Pantry Inspection

Once the farmers’ market starts up around here, it’s time to review the pantry. What’s left of the things I put up last summer? What did we run out of and what are we still eating? Do the storage goals for this year need to be adjusted? Will I be able to defrost the chest freezer before it’s time to start putting new things in it?

I seem to recall that in previous years, this process usually produced a surprise or two. Dried carrots aren’t good for much more than soup, for instance, and that only grudgingly. Bing cherries are amazing dried; Rainiers are not. Spinach should be well-packed into quart jars, otherwise a single baking dish of spanikopita can use a entire stash of loosely-packed pints, leaving the freezer bare of spinach for the rest of the winter. A little broccoli is a nice thing to have.

This year, I think the only surprise is that we did eat our way through most of the strawberries.

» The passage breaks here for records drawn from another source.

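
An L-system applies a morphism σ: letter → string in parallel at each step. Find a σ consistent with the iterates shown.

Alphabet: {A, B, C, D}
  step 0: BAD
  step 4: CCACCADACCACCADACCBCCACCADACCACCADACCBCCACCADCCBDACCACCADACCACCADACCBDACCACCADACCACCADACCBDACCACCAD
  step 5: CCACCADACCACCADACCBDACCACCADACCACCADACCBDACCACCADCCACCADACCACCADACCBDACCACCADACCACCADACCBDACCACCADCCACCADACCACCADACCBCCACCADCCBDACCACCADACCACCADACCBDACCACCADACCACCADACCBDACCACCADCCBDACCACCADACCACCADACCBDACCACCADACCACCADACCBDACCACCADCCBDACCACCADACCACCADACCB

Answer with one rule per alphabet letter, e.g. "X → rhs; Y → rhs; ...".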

Or Caitlyn did. (She likes to have berries in her lunches at school and she switches off between frozen blueberries and frozen strawberries. We pack them the evening before and they’ve thawed nicely by lunchtime.) But otherwise, our quantities worked out about right. If anything, I could scale back a little since we still have a quart of broccoli, a few jars of peas, a few more of corn, several small jars of dried peppers, some extra shredded zucchini.

I have a Food Storage Goals list stuck to the wall in the pantry with the targets for this year’s food storage projects. I’ve even managed to add in the notes from last year (eg: 5 pints of small – cherry or grape – tomatoes from Alvarez Farms dries down to 4 half-pints) to help with the awkward question of how much produce to buy. This year, fewer Asian pears – no matter how good the deal. I’ve also customized the freezer inventory page from NW Edible Life so I’ve got one in the pantry and one on the freezer. I can mark down packed units (gallon bags of strawberries, quarts of tomatoes) as they come in and then check them off as they get eaten. Maybe next spring’s pantry inspection will involve more review of spreadsheets and less unpack-what’s-left-in-the-freezer-so-I-can-count-it.

For this year, I don’t anticipate a lot of changes to my food storage habits. I did just splurge on a new kitchen scale and Canning for a New Generation so maybe there will be some small batches of new things tried. Like roasted tomatoes. Or dried blueberries. Maybe a salsa? Who wants to batch test?

One comment

  1. If you lived closer you could have all the canning peaches you could use, and then some, spread nicely over the processing season. If you just happen to be passing through California this summer between mid-July and late August, swing by and pick up some peaches on your way home! We'll show you harvest and arrange a forklift ride for Caitlyn.